For the Tea Party, the next goal is to repeal ObamaCare and to pass entitlement and spending reforms that ensure the financial stability of the U.S. government, without raising taxes that will constrain economic growth. In so doing, Tea Party conservatives hope to do more than restrain the expansion of government, but to also restore the robust vision of individual freedom that enabled America’s rise as a global industrial power.

That is a different mission than the one many Republicans shared in 2008, when the unifying goal was to protect the military gains of the war on terror from the radical anti-war agenda that had seized the resurgent Democrats.
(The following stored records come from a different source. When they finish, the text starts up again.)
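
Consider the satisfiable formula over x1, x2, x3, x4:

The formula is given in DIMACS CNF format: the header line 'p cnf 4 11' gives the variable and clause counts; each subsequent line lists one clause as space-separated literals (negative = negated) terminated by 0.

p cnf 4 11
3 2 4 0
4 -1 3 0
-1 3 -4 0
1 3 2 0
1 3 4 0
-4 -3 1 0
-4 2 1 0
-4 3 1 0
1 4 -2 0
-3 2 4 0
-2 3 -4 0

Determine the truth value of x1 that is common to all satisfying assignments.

True

Suppose x1 = False.
Branch on x3: set x3 = True.
From the singleton clause (¬x4), x4 = False.
From the singleton clause (¬x2), x2 = False.
But (x2) is also a unit clause — contradiction.
That branch fails; take x3 = False instead.
From the singleton clause (x2), x2 = True.
From the singleton clause (x4), x4 = True.
But (¬x4) is also a unit clause — contradiction.
Either choice for x3 ends in contradiction.
So every satisfying assignment has x1 = True.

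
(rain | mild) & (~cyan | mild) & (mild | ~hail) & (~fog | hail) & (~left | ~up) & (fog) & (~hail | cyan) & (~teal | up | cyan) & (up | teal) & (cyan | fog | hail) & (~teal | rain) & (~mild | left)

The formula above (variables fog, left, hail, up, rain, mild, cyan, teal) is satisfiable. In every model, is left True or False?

True

Suppose left = 0.
Unit clause (fog) forces fog = 1.
Unit clause (hail) forces hail = 1.
Unit clause (mild) forces mild = 1.
But (~mild) is also a unit clause — contradiction.
So every satisfying assignment has left = True.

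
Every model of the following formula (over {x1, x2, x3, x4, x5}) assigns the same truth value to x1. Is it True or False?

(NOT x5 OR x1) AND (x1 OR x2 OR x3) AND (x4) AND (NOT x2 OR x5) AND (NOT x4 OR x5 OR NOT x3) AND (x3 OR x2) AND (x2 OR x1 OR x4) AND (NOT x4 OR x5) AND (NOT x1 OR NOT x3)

Suppose x1 = false.
Unit clause (NOT x5) forces x5 = false.
Unit clause (x4) forces x4 = true.
But (NOT x4) is also a unit clause — contradiction.
So every satisfying assignment has x1 = True.

True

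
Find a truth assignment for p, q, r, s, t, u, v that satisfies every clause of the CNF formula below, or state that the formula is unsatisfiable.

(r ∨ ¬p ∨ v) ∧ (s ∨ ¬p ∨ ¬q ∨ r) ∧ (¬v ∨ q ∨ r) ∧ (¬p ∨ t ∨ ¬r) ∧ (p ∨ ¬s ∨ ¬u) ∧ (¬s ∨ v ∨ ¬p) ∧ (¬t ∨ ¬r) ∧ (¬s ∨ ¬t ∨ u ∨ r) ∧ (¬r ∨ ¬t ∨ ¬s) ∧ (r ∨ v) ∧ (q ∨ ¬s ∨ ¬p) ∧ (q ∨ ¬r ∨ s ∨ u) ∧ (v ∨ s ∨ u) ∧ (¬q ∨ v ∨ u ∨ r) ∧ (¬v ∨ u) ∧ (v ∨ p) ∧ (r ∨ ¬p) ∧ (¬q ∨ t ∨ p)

Suppose t = True.
Unit clause (¬r) forces r = False.
Unit clause (v) forces v = True.
Unit clause (q) forces q = True.
Unit clause (u) forces u = True.
Unit clause (¬p) forces p = False.
Unit clause (¬s) forces s = False.
All clauses are satisfied.

p: False; q: True; r: False; s: False; t: True; u: True; v: True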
McCain was a better fit for that agenda, and Romney is a weak standard-bearer for the new one, having supported big government interventions–albeit at the state level–in both health care and energy.

In the rudderless Obama economy, Romney’s greatest strength is his management experience, which includes success in the private sector as well as in government. That would seem to make him more qualified than other Republican candidates, except that conservatives aren’t looking for someone to manage the economy, but to free it from the constraints–regulations, taxes, and cronyism–that federal management has imposed.
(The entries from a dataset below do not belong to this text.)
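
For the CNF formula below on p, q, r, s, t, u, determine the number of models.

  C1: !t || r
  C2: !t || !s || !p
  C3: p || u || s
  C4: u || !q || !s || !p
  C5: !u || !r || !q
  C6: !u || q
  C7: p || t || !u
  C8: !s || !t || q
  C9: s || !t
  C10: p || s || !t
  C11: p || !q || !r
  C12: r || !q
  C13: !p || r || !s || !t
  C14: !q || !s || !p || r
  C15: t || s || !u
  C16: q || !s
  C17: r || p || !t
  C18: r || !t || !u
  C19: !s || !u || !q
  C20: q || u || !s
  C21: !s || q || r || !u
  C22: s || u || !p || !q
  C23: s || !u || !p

2

There are 2^6 = 64 truth assignments over (p, q, r, s, t, u).
Split on s. With s = true, the clauses containing s are satisfied and !s drops from the rest; 0 of the 2^5 = 32 assignments to the other variables satisfy what remains.
With s = false, by the same count on the reduced clause set, 2 assignments work.
(One model: p=T, q=F, r=F, s=F, t=F, u=F.)
Total: 0 + 2 = 2.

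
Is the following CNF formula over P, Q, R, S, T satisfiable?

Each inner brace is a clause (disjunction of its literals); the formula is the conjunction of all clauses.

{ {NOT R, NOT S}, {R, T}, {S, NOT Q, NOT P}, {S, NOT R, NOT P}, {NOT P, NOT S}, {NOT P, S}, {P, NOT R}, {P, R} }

Unsatisfiable

Branch on R: set R = false.
From the singleton clause (T), T = true.
From the singleton clause (P), P = true.
From the singleton clause (NOT S), S = false.
That conflicts with the unit clause (S).
Backtrack on R: now try R = true.
From the singleton clause (NOT S), S = false.
From the singleton clause (NOT P), P = false.
That conflicts with the unit clause (P).
Either choice for R ends in contradiction.
No assignment satisfies every clause.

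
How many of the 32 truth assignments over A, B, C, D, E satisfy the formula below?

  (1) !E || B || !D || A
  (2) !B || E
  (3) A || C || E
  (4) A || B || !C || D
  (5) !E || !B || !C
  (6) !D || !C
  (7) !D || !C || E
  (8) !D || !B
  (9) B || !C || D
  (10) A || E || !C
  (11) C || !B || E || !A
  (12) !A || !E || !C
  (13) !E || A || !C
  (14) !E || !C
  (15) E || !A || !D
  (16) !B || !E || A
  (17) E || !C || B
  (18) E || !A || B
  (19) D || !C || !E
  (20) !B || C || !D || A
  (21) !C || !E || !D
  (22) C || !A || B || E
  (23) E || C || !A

4

There are 2^5 = 32 truth assignments over (A, B, C, D, E).
Split on A. With A = true, the clauses containing A are satisfied and !A drops from the rest; 3 of the 2^4 = 16 assignments to the other variables satisfy what remains.
With A = false, by the same count on the reduced clause set, 1 assignment works.
(One model: A=F, B=F, C=F, D=F, E=T.)
Total: 3 + 1 = 4.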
Romney has also remained muted as the Tea Party has faced a relentless campaign of demonization by Democrats and the media, and hostility from Beltway Republicans. He seems to be continuing to keep a distance from Tea Party conservatives, as well as social conservatives (albeit to a lesser extent). His campaign seems to regard open support from either as a potential liability in the general election it assumes it will be contesting.

Nevertheless, there may be a conservative case to be made for supporting Romney:

First, while Obama might drive even more voters to the conservative cause in his second term, he could make lasting changes along the way–especially on the Supreme Court–that would frustrate conservative political goals for generations.

Second, foreign policy could return to the fore in 2012–and Romney is one of the few candidates who has a well-informed foreign policy consistent with Ronald Reagan’s tradition of American global leadership.

Finally, while Romney is not quite the establishment figure he is often made out to be, there is something to be said for having an establishment, even one in need of reform. After the dramatic changes of the past decade, Americans are eager for stability. That is a fundamentally conservative impulse, and one that an establishment leader could satisfy.

Democrats believe the best charge against Romney is that he is a “flip-flopper.” It’s not Romney’s inconsistency that worries conservatives, but his underlying convictions. Yet if we consider that the Supreme Court may strike down all or part of Obamacare next spring, and that even a Democratic Congress failed to pass climate change legislation, we may be able to look past the most problematic of Romney’s previous positions.

Romney may not have courted Tea Party support, but he has tacitly adopted key points of its conservative agenda–repealing Obamacare, cutting federal spending, and fixing the entitlement system.

Conservatives should consider supporting Romney–and do so while understanding that unlike Obama’s left-wing base, we will have to be as strong a check on a president we have elected as we have been against one we have opposed.